Neue Ausgabe von Polonus: KoKoPol widmet sich 35 Jahren Deutsch-Polnischem Nachbarschaftsvertrag

Das sächsische Kompetenzzentrum KoKoPol hat die 13. Ausgabe seines zweisprachigen Magazins Polonus veröffentlicht. Im Fokus: 35 Jahre Nachbarschaftsvertrag, mit Beiträgen von Basil Kerski, Krzysztof Ruchniewicz und einer Zeitzeugin der Vertragsunterzeichnung.

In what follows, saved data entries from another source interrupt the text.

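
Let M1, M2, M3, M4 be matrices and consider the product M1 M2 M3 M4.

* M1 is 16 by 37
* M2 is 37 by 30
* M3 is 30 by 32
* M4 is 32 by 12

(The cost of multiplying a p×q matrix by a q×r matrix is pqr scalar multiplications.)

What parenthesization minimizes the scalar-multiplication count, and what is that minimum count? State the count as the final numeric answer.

Adjacent pairs: M1M2 = 16·37·30 = 17760; M2M3 = 37·30·32 = 35520; M3M4 = 30·32·12 = 11520.
Length 3: M1..M3: k=1: 0+35520+16·37·32=54464; k=2: 17760+0+16·30·32=33120 → min 33120 | M2..M4: k=2: 0+11520+37·30·12=24840; k=3: 35520+0+37·32·12=49728 → min 24840.
Length 4: M1..M4: k=1: 0+24840+16·37·12=31944; k=2: 17760+11520+16·30·12=35040; k=3: 33120+0+16·32·12=39264 → min 31944.
Optimal parenthesization: (M1 (M2 (M3 M4))) with cost 31944.

31944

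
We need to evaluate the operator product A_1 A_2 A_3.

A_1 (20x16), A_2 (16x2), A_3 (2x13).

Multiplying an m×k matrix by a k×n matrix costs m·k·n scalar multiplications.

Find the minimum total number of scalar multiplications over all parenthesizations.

Order (A_1 (A_2 A_3)): (A_2 A_3): 16×2 by 2×13 → 16×13, cost 16·2·13 = 416; (A_1 (A_2 A_3)): 20×16 by 16×13 → 20×13, cost 20·16·13 = 4160; cumulative 4576. Total 4576.
Order ((A_1 A_2) A_3): (A_1 A_2): 20×16 by 16×2 → 20×2, cost 20·16·2 = 640; ((A_1 A_2) A_3): 20×2 by 2×13 → 20×13, cost 20·2·13 = 520; cumulative 1160. Total 1160.
Minimum: 1160.

1160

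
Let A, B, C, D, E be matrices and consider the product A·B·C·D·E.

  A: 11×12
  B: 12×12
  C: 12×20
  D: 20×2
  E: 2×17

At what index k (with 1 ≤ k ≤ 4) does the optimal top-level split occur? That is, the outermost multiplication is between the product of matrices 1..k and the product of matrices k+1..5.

4

Adjacent pairs: AB = 11·12·12 = 1584; BC = 12·12·20 = 2880; CD = 12·20·2 = 480; DE = 20·2·17 = 680.
Length 3: A..C: k=1: 0+2880+11·12·20=5520; k=2: 1584+0+11·12·20=4224 → min 4224 | B..D: k=2: 0+480+12·12·2=768; k=3: 2880+0+12·20·2=3360 → min 768 | C..E: k=3: 0+680+12·20·17=4760; k=4: 480+0+12·2·17=888 → min 888.
Length 4: A..D: k=1: 0+768+11·12·2=1032; k=2: 1584+480+11·12·2=2328; k=3: 4224+0+11·20·2=4664 → min 1032 | B..E: k=2: 0+888+12·12·17=3336; k=3: 2880+680+12·20·17=7640; k=4: 768+0+12·2·17=1176 → min 1176.
Top-level splits: k=1: (A..A)·(B..E) → 0+1176+11·12·17 = 3420; k=2: (A..B)·(C..E) → 1584+888+11·12·17 = 4716; k=3: (A..C)·(D..E) → 4224+680+11·20·17 = 8644; k=4: (A..D)·(E..E) → 1032+0+11·2·17 = 1406.
Best split is after D, i.e. k = 4.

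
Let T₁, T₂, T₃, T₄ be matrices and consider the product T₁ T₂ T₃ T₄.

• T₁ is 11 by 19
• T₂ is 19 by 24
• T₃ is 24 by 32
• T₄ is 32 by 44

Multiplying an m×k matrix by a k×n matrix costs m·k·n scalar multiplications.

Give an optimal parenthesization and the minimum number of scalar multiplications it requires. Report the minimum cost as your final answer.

Adjacent pairs: T₁T₂ = 11·19·24 = 5016; T₂T₃ = 19·24·32 = 14592; T₃T₄ = 24·32·44 = 33792.
Length 3: T₁..T₃: k=1: 0+14592+11·19·32=21280; k=2: 5016+0+11·24·32=13464 → min 13464 | T₂..T₄: k=2: 0+33792+19·24·44=53856; k=3: 14592+0+19·32·44=41344 → min 41344.
Length 4: T₁..T₄: k=1: 0+41344+11·19·44=50540; k=2: 5016+33792+11·24·44=50424; k=3: 13464+0+11·32·44=28952 → min 28952.
Optimal parenthesization: (((T₁ T₂) T₃) T₄) with cost 28952.

28952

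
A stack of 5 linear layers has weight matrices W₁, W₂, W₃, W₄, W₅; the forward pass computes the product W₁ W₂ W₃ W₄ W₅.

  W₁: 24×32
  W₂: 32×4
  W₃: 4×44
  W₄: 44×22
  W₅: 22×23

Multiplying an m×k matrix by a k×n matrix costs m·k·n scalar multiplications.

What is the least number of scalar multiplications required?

11176

Adjacent pairs: W₁W₂ = 24·32·4 = 3072; W₂W₃ = 32·4·44 = 5632; W₃W₄ = 4·44·22 = 3872; W₄W₅ = 44·22·23 = 22264.
Length 3: W₁..W₃: k=1: 0+5632+24·32·44=39424; k=2: 3072+0+24·4·44=7296 → min 7296 | W₂..W₄: k=2: 0+3872+32·4·22=6688; k=3: 5632+0+32·44·22=36608 → min 6688 | W₃..W₅: k=3: 0+22264+4·44·23=26312; k=4: 3872+0+4·22·23=5896 → min 5896.
Length 4: W₁..W₄: k=1: 0+6688+24·32·22=23584; k=2: 3072+3872+24·4·22=9056; k=3: 7296+0+24·44·22=30528 → min 9056 | W₂..W₅: k=2: 0+5896+32·4·23=8840; k=3: 5632+22264+32·44·23=60280; k=4: 6688+0+32·22·23=22880 → min 8840.
Length 5: W₁..W₅: k=1: 0+8840+24·32·23=26504; k=2: 3072+5896+24·4·23=11176; k=3: 7296+22264+24·44·23=53848; k=4: 9056+0+24·22·23=21200 → min 11176.
Optimal order: ((W₁ W₂) ((W₃ W₄) W₅)) with cost 11176.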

Pünktlich zum 35. Jahrestag des Deutsch-Polnischen Nachbarschaftsvertrags hat das Kompetenz- und Koordinationszentrum Polnisch (KoKoPol) bei der Stiftung Internationales Begegnungszentrum St. Marienthal die aktuelle Ausgabe seines Magazins Polonus veröffentlicht. Die Zeitschrift für die polnische Sprache und den europäischen Dialog ist ab sofort online und zum Download verfügbar.

Schwerpunkt: 35 Jahre Nachbarschaftsvertrag

Die 13. Ausgabe (Sommer 2026) beleuchtet Entstehung, Wirkung und Zukunft des 1991 unterzeichneten Vertrags aus mehreren Perspektiven. Der Kulturmanager Basil Kerski erklärt im Gespräch mit KoKoPol, warum der Vertrag „deutsche Einheit mit polnischer Zukunft verknüpft“. Prof. Krzysztof Ruchniewicz analysiert in einer politischen Kolumne, welche Bestimmungen des Vertrags bis heute tragfähig sind und wo neue Instrumente nötig wären. Ein besonders persönlicher Einblick gelingt durch das Gespräch mit der ehemaligen Dolmetscherin Dagmar Domke, die 1991 bei allen sechs Verhandlungsrunden und der Unterzeichnung selbst übersetzte. Ergänzt wird der Schwerpunkt durch Perspektiven polnischer Frauen in Deutschland auf Nachbarschaft, Teilhabe und Zukunft sowie einen Beitrag zur Bedeutung des Polnischen als Aufgabe der Polonia-Organisationen.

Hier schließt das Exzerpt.